Во все стороны простиралось бескрайнее поле.
Злачные пажити
Все вот думают, что в камере смертников многоразовое питание. Что здесь дают фрукты, орехи, икру, шоколад, кислородно-сахарные коктейли… Что здесь кормят как на убой целый месяц, так ведь все говорят. Я и сам так когда-то думал. И я думал: как же они могут жрать, если их вот-вот уничтожат? Как в них лезет? Почему они соглашаются жрать, стараются для тех, кто будет жить после них? И мы с Алисой даже когда-то договорились: если нас вдруг приговорят… Не в том смысле, конечно, что мы собирались совершить какое-то преступление, – просто все ведь знают, что вышку у нас дают за любую фигню, у судов, говорят, даже есть норматив: столько-то высших мер в год… Но на самом деле мы, конечно, не верили, что с нами может такое случиться, – просто мы на всякий случай договорились: мы откажемся от еды, устроим сухую голодовку и доведем себя до полного истощения – чтобы сдохнуть прежде, чем мы им достанемся, или в первые же дни после, так им будет даже обиднее. Или чтобы на наши изможденные больные тела никто уже не польстился.

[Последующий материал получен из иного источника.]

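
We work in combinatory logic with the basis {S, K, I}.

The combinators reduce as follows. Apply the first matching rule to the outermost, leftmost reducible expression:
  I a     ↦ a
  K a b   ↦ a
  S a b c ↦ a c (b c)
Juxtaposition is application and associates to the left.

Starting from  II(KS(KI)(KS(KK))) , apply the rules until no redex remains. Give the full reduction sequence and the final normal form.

Answer: normal form = SS  (in 4 steps)

Working:
  start: II(KS(KI)(KS(KK)))
  →1  I(KS(KI)(KS(KK)))
  →2  KS(KI)(KS(KK))
  →3  S(KS(KK))
  →4  SS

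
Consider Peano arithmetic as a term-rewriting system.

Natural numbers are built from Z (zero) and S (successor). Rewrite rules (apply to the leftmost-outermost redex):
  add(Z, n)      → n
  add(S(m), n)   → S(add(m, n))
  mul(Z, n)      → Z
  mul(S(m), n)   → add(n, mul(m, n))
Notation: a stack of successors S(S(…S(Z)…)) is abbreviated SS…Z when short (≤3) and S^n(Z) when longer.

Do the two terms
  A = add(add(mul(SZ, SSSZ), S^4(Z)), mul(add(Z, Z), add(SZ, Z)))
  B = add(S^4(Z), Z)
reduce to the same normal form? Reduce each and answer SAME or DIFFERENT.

Term A:
  start: add(add(mul(SZ, SSSZ), S^4(Z)), mul(add(Z, Z), add(SZ, Z)))
  →1  add(add(add(SSSZ, mul(Z, SSSZ)), S^4(Z)), mul(add(Z, Z), add(SZ, Z)))
  →2  add(add(S(add(SSZ, mul(Z, SSSZ))), S^4(Z)), mul(add(Z, Z), add(SZ, Z)))
  →3  add(S(add(add(SSZ, mul(Z, SSSZ)), S^4(Z))), mul(add(Z, Z), add(SZ, Z)))
  →4  S(add(add(add(SSZ, mul(Z, SSSZ)), S^4(Z)), mul(add(Z, Z), add(SZ, Z))))
  →5  S(add(add(S(add(SZ, mul(Z, SSSZ))), S^4(Z)), mul(add(Z, Z), add(SZ, Z))))
  →6  S(add(S(add(add(SZ, mul(Z, SSSZ)), S^4(Z))), mul(add(Z, Z), add(SZ, Z))))
  →7  S(S(add(add(add(SZ, mul(Z, SSSZ)), S^4(Z)), mul(add(Z, Z), add(SZ, Z)))))
  →8  S(S(add(add(S(add(Z, mul(Z, SSSZ))), S^4(Z)), mul(add(Z, Z), add(SZ, Z)))))
  →9  S(S(add(S(add(add(Z, mul(Z, SSSZ)), S^4(Z))), mul(add(Z, Z), add(SZ, Z)))))
  →10  S(S(S(add(add(add(Z, mul(Z, SSSZ)), S^4(Z)), mul(add(Z, Z), add(SZ, Z))))))
  →11  S(S(S(add(add(mul(Z, SSSZ), S^4(Z)), mul(add(Z, Z), add(SZ, Z))))))
  →12  S(S(S(add(add(Z, S^4(Z)), mul(add(Z, Z), add(SZ, Z))))))
  →13  S(S(S(add(S^4(Z), mul(add(Z, Z), add(SZ, Z))))))
  →14  S(S(S(S(add(SSSZ, mul(add(Z, Z), add(SZ, Z)))))))
  →15  S(S(S(S(S(add(SSZ, mul(add(Z, Z), add(SZ, Z))))))))
  →16  S(S(S(S(S(S(add(SZ, mul(add(Z, Z), add(SZ, Z)))))))))
  →17  S(S(S(S(S(S(S(add(Z, mul(add(Z, Z), add(SZ, Z))))))))))
  →18  S(S(S(S(S(S(S(mul(add(Z, Z), add(SZ, Z)))))))))
  →19  S(S(S(S(S(S(S(mul(Z, add(SZ, Z)))))))))
  →20  S^7(Z)

Term B:
  start: add(S^4(Z), Z)
  →1  S(add(SSSZ, Z))
  →2  S(S(add(SSZ, Z)))
  →3  S(S(S(add(SZ, Z))))
  →4  S(S(S(S(add(Z, Z)))))
  →5  S^4(Z)

Answer: DIFFERENT — A ⇓ S^7(Z), B ⇓ S^4(Z)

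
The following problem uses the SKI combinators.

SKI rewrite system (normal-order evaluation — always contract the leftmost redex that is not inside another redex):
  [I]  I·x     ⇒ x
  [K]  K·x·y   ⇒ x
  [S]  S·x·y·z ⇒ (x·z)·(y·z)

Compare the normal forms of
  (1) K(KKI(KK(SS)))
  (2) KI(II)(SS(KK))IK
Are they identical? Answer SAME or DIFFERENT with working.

Term A:
  start: K(KKI(KK(SS)))
  step 1: K(K(KK(SS)))
  step 2: K(KK)

Term B:
  start: KI(II)(SS(KK))IK
  step 1: I(SS(KK))IK
  step 2: SS(KK)IK
  step 3: SI(KKI)K
  step 4: IK(KKIK)
  step 5: K(KKIK)
  step 6: K(KK)

Answer: SAME — A ⇓ K(KK), B ⇓ K(KK)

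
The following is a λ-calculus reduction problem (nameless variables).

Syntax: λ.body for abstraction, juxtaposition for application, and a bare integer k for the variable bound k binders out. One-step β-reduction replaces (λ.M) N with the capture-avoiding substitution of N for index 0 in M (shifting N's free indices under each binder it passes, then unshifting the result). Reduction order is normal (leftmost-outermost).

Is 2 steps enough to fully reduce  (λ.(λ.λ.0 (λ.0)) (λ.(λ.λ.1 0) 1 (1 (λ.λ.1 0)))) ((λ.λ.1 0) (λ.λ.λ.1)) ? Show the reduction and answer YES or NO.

  start: (λ.(λ.λ.0 (λ.0)) (λ.(λ.λ.1 0) 1 (1 (λ.λ.1 0)))) ((λ.λ.1 0) (λ.λ.λ.1))
  step 1: (λ.λ.0 (λ.0)) (λ.(λ.λ.1 0) ((λ.λ.1 0) (λ.λ.λ.1)) ((λ.λ.1 0) (λ.λ.λ.1) (λ.λ.1 0)))
  step 2: λ.0 (λ.0)

Answer: YES — reaches normal form λ.0 (λ.0) in 2 ≤ 2 steps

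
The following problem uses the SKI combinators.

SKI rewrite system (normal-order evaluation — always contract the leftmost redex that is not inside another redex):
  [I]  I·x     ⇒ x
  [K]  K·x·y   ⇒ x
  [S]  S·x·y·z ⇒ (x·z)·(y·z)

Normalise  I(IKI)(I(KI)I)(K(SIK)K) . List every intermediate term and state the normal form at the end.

  start: I(IKI)(I(KI)I)(K(SIK)K)
  [1] IKI(I(KI)I)(K(SIK)K)
  [2] KI(I(KI)I)(K(SIK)K)
  [3] I(K(SIK)K)
  [4] K(SIK)K
  [5] SIK

Answer: normal form = SIK  (in 5 steps)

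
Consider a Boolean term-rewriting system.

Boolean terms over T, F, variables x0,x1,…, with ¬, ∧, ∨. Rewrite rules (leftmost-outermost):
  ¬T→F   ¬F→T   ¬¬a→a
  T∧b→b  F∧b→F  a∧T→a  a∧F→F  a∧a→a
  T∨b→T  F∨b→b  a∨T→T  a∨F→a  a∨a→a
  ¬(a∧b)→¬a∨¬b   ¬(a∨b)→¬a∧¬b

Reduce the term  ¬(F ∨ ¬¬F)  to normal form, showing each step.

Answer: normal form = T  (in 5 steps)

Reduction:
  start: ¬(F ∨ ¬¬F)
  →1  ¬F ∧ ¬¬¬F
  →2  T ∧ ¬¬¬F
  →3  ¬¬¬F
  →4  ¬F
  →5  T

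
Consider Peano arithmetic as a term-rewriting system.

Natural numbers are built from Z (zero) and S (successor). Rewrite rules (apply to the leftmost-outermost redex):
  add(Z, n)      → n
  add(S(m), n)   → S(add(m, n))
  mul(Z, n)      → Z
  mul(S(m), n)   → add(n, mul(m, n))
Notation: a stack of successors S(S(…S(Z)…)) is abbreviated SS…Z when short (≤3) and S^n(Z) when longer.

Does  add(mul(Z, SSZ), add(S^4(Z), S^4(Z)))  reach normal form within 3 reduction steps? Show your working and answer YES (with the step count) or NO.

Answer: NO — after 3 steps the term is S(add(SSSZ, S^4(Z))), not yet normal

Derivation:
  start: add(mul(Z, SSZ), add(S^4(Z), S^4(Z)))
  [1] add(Z, add(S^4(Z), S^4(Z)))
  [2] add(S^4(Z), S^4(Z))
  [3] S(add(SSSZ, S^4(Z)))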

А еще, мы думали, можно набраться смелости и просто себя убить – при желании можно ведь убить свое тело обычной ложкой. И можно запросто подавиться этим их шоколадом, или апельсиновой косточкой…
А теперь с нами действительно это случилось. И вот я в камере, и Алиса тоже где-то там, в камере, на другом этаже или даже в другой тюрьме, а может быть, ее уже нет, и все эти наши договоренности – просто наивный бред. Бред свинячий. Интересно, бредят ли свиньи? Откуда взялось это выражение? Может быть, они бредят, когда их отправляют на бойню? Или раньше, еще до бойни, когда их кормят с утра до вечера, на убой?
Так вот, здесь не кормят вообще – по крайней мере, в общепринятом смысле. Трубка в глотку – и принудительное кормление под присмотром врача, дважды в день. Витамины, глюкоза – да, но не во фруктах и не в шоколаде. Все полезные вещества я получаю в виде инъекций. Так что нет ни вилок, ни ложек, ни косточек, чтобы что-то с собой сотворить.
И все здесь мягкое, в этой камере смертников, мягкое и упругое, как в манеже для грудничка. Пол мягкий, стены мягкие. Не дай бог упаду, расшибусь. Не дай бог, стану биться башкой с разбегу.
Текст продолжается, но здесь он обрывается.